Two porters mopped up the grisly leavings of the aborted session and then over the loudspeaker came the cry: “Limbo! Let’s do de limbo, mon!” Cheering wildly, the Psyche-Deli patrons thronged the floor for the limbo contest, the traditional highlight of the evening in any Japanese nightery from Tokyo’s swanky New Latin Quarter to those dingy taverns for the
eta
, the country’s “untouchable” class. Bond noted the childish docility of the patrons being led under the ever-lowered limbo stick until it was scant inches from the floor. The hands-down winner was a Tokyo University student, who accepted the trophy from his position under the rug.

The room went black; strobe lights began to wink, and so did Feldspar, slowly and deliberately, three times. Sanka saw Bond and the Dane locked in a conspiratorial glance and remarked, “Good hunting, gentlemen.”

Twice on the ten-minute ride up a mountain trail the cab driver had to stop. “There is a bad knock in the motor.” He could not locate the source despite a diligent investigation.

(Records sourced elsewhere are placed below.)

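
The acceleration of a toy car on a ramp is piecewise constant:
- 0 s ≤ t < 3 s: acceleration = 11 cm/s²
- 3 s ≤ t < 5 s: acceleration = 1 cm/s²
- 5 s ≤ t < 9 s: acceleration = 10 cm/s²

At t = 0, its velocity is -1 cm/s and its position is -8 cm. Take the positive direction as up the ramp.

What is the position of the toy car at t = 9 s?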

“There is nothing wrong with the motor,” the Dane said. “Please drive on.” His wise eyes messaged Bond:
Control yourself, my friend. Your heart is beating like a Maytag washer.
Bond sucked in a few deep breaths and his heartbeat reverted to its normal 565 counts per minute.

The journey ended in front of a building positioned precariously on a pine-tree-covered cliff. “This is the Samarra Bathhouse, Mr. Bond. I have been instructed to be on the roof garden at midnight. We have a few minutes. Let us use them in a refreshing
ofuro.”

Samarra. Bond’s cruel, sensual mouth was framed in an ironic smile. What a fitting place for an appointment!

Feldspar handed a sullen cashier a ten-thousand-yen note and they were shown by lovely maidens in gym uniforms to separate cubicles. Bond disrobed and splashed about in the tub, declining his masseuse’s offer of a three-thousand-yen “speciar massage.”

“I believe that autoeroticism is a matter for the individual and, besides, it should only be practiced in Cadillacs, young woman.”

He dressed quickly, rechecked his Stitt-Coltrane and rapped on the door to Feldspar’s cubicle. “Four minutes, professor.”

The Dane wore a light-blue
yukata
and as he tottered up the stairs on his giraffe legs Bond noticed his knees were circled by bands of thick grayish scar tissue. Feldspar must have had some horrible car accident, he thought. No wonder the man had no control over his gait.

At eleven-fifty-seven they were on the third floor, Feldspar sliding open a screen, and then on the roof garden. The ocean’s scent was pervasive and heavy here. Hundreds of feet below, whitecaps rolled in to end their existence against the boulders and seawall.